Pursuant to Section 243a (2) Austrian Commercial Code (Unternehmensgesetzbuch – UGB), Austrian companies whose shares are traded on a regulated market must describe the key features of their internal control and risk management system with regard to accounting procedures in their management reports.
Section 82 Austrian Stock Corporation Act (Aktiengesetz – AktG) requires the Management Board to establish a suitable internal control and risk management system for accounting procedures. The Management Board of voestalpine AG has adopted relevant guidelines that are binding on the entire Group.

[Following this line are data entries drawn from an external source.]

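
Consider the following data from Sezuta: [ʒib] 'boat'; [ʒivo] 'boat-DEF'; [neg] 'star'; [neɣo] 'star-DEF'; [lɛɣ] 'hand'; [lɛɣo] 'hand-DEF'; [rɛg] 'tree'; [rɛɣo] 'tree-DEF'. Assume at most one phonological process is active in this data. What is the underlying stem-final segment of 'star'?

'star' shows [g] ~ [ɣ] at the end of the stem ([neg] vs [neɣo]).
But 'hand' keeps [ɣ] in both environments ([lɛɣ], [lɛɣo]), so there is no rule changing /ɣ/ to [g] in isolation.
The underlying segment must be /g/; voiced stops become fricatives between vowels, yielding [ɣ] there.

/g/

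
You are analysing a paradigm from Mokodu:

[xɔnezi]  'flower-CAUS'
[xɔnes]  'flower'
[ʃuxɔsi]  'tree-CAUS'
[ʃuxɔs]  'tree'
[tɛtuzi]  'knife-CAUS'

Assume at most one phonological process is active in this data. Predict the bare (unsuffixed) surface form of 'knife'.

[tɛtus]

'flower' shows [z] ~ [s] at the end of the stem ([xɔnezi] vs [xɔnes]).
The stem 'tree' ([ʃuxɔsi], [ʃuxɔs]) shows [s] unchanged in both environments, so [s] cannot be basic with [z] derived before the CAUS suffix.
The alternation reflects word-final obstruent devoicing: voiced obstruents become voiceless word-finally. /z/ is underlying.
The one attested form of 'knife', [tɛtuzi], shows underlying /tɛtuz/. Applying the same rule word-finally gives [tɛtus].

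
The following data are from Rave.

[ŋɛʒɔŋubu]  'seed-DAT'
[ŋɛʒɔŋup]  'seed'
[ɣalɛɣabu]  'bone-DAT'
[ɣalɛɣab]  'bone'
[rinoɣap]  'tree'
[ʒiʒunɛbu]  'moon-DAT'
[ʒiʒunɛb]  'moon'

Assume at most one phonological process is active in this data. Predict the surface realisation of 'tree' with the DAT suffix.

[rinoɣabu]

The stem for 'seed' ends in [b] in [ŋɛʒɔŋubu] but [p] in [ŋɛʒɔŋup].
The stem 'moon' ([ʒiʒunɛbu], [ʒiʒunɛb]) shows [b] unchanged in both environments, so [b] cannot be basic with [p] derived in isolation.
Therefore /p/ is basic and [b] is derived by intervocalic voicing (voiceless stops become voiced between vowels).
The one attested form of 'tree', [rinoɣap], shows underlying /rinoɣap/. Applying the same rule between vowels gives [rinoɣabu].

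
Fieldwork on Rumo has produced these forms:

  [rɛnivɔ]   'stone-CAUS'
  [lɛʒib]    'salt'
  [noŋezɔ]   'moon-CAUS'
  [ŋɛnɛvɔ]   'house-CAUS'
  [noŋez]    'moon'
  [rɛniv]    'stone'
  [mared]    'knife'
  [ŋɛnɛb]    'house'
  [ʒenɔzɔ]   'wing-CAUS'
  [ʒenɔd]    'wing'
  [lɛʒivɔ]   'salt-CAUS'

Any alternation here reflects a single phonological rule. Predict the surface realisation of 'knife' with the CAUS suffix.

In [ʒenɔd] and [ʒenɔzɔ] the final segment of 'wing' alternates: [d] ~ [z].
If /z/ were underlying and a rule turned it into [d] in isolation, 'moon' would also alternate; but it has [z] in both [noŋez] and [noŋezɔ].
So /d/ is underlying, and a rule of intervocalic spirantization — voiced stops become fricatives between vowels — gives [z].
From [mared] the stem 'knife' is /mared/; between vowels this yields [marezɔ].

[marezɔ]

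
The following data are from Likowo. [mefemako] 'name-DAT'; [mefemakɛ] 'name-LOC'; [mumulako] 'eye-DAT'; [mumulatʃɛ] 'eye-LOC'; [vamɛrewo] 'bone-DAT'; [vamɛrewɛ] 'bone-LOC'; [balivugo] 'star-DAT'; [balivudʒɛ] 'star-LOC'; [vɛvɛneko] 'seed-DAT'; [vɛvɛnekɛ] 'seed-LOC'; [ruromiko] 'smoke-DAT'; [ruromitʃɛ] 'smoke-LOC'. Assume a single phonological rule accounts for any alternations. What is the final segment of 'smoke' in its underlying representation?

/tʃ/

The root 'smoke' surfaces as [ruromiko] and [ruromitʃɛ], with a stem-final [k] ~ [tʃ] alternation.
The stem 'name' ([mefemako], [mefemakɛ]) shows [k] unchanged in both environments, so [k] cannot be basic with [tʃ] derived before the LOC suffix.
The underlying segment must be /tʃ/; palato-alveolar /tʃ/ and /dʒ/ become [k] and [g] when no front vowel follows, yielding [k] there.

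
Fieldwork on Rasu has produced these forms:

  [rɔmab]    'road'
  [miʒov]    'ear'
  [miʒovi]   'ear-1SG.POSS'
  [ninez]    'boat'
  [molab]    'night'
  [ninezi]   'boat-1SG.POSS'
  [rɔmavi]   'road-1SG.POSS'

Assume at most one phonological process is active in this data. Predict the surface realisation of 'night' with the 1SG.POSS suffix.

[molavi]

'road' shows [v] ~ [b] at the end of the stem ([rɔmavi] vs [rɔmab]).
Compare 'ear', with invariant [v] in [miʒovi] and [miʒov]: an analysis with underlying /v/ and a rule producing [b] in isolation would wrongly predict alternation here too.
So /b/ is underlying, and a rule of intervocalic spirantization — voiced stops become fricatives between vowels — gives [v].
From [molab] the stem 'night' is /molab/; between vowels this yields [molavi].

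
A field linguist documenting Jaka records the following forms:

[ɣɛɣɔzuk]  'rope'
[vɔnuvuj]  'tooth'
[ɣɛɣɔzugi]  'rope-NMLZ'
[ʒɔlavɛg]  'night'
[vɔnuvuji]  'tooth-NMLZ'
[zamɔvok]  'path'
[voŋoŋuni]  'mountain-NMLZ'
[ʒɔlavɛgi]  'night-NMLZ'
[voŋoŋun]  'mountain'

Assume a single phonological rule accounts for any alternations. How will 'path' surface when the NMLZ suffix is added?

'rope' shows [g] ~ [k] at the end of the stem ([ɣɛɣɔzugi] vs [ɣɛɣɔzuk]).
But 'night' keeps [g] in both environments ([ʒɔlavɛgi], [ʒɔlavɛg]), so there is no rule changing /g/ to [k] in isolation.
The alternation reflects intervocalic voicing: voiceless stops become voiced between vowels. /k/ is underlying.
The one attested form of 'path', [zamɔvok], shows underlying /zamɔvok/. Applying the same rule between vowels gives [zamɔvogi].

[zamɔvogi]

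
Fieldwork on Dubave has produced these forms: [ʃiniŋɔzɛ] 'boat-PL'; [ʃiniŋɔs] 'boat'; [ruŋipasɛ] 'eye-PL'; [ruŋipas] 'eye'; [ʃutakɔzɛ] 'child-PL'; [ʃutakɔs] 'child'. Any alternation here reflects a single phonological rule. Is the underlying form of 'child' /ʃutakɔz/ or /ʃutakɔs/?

/ʃutakɔz/

In [ʃutakɔzɛ] and [ʃutakɔs] the final segment of 'child' alternates: [z] ~ [s].
If /s/ were underlying and a rule turned it into [z] before the PL suffix, 'eye' would also alternate; but it has [s] in both [ruŋipasɛ] and [ruŋipas].
Therefore /z/ is basic and [s] is derived by word-final obstruent devoicing (voiced obstruents become voiceless word-finally).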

In line with the voestalpine Group’s decentralized structure, the local management of each Group company is obliged to establish and shape an internal control and risk management system for accounting procedures that meets the requirements of that individual company and ensures compliance with the relevant, existing Group-wide guidelines and regulations.
The entire process, from procurement to payment, is subject to strict and unified Group-wide guidelines that are designed to reduce the risks associated with the business processes to a minimum. These Group guidelines set forth measures and rules for avoiding risk, such as the strict separation of functions, signature authority rules and, particularly, signing powers for authorizing payments that apply only collectively and are limited to only a few persons (four-eyes principle).
In this context, control measures related to IT security are a cornerstone of the internal control system (ICS). Issuing IT authorizations restrictively supports the separation and/or segmentation of sensitive activities. The accounting in the individual Group companies is largely carried out using SAP software. The reliability of these SAP systems is guaranteed by automated business process controls that are built directly into the system as well as by other methods. Reports on critical authorizations and authorization conflicts are generated in an automated process.
To prepare the consolidated financial statements, the data pertaining to fully consolidated entities is transferred to the unified Group consolidation and reporting system. Group-wide accounting and valuation policies applicable to the recording, posting, and recognition of business transactions are governed by the voestalpine Consolidated Financial Statements Manual and are binding on all Group companies.
Automatic controls that are built into the consolidation and reporting system, for one, and numerous manual reviews, for another, have been put in place to avoid material misstatements to the greatest extent possible. These controls range from management reviews and discussions of income and expenses for each period to the specific reconciliation of accounts. voestalpine AG’s Controlling Manual contains a summarizing presentation of how the accounting system is organized.
The accounting and controlling departments of the individual Group companies submit monthly reports containing key performance indicators (KPIs) to their own managing directors and to the management boards of the respective divisions and, after approval, to the holding company’s Corporate Accounting & Reporting department to be aggregated, consolidated, and reported to the Group Management Board. Additional information, such as detailed target/performance comparisons, is prepared in a similar process as part of quarterly reporting. Quarterly reports are submitted to the supervisory board, board, or advisory board of the given Group company, and a consolidated report is submitted to the Supervisory Board of voestalpine AG.
Besides operational risks, the accounting system is also subject to Group risk management. In this context, possible accounting risks are analyzed on a regular basis, and measures to avoid them are taken. The focus is on those risks that are regarded as fundamental to the given company’s activities. Compliance with the ICS, including the required quality standards, is monitored on an ongoing basis through internal audits at the Group company level. Internal Audit works closely with the appropriate Management Board members and managing directors. It reports directly to the Chairman of the Management Board and submits reports periodically to the Management Board and, subsequently, to the Audit Committee of the Supervisory Board of voestalpine AG.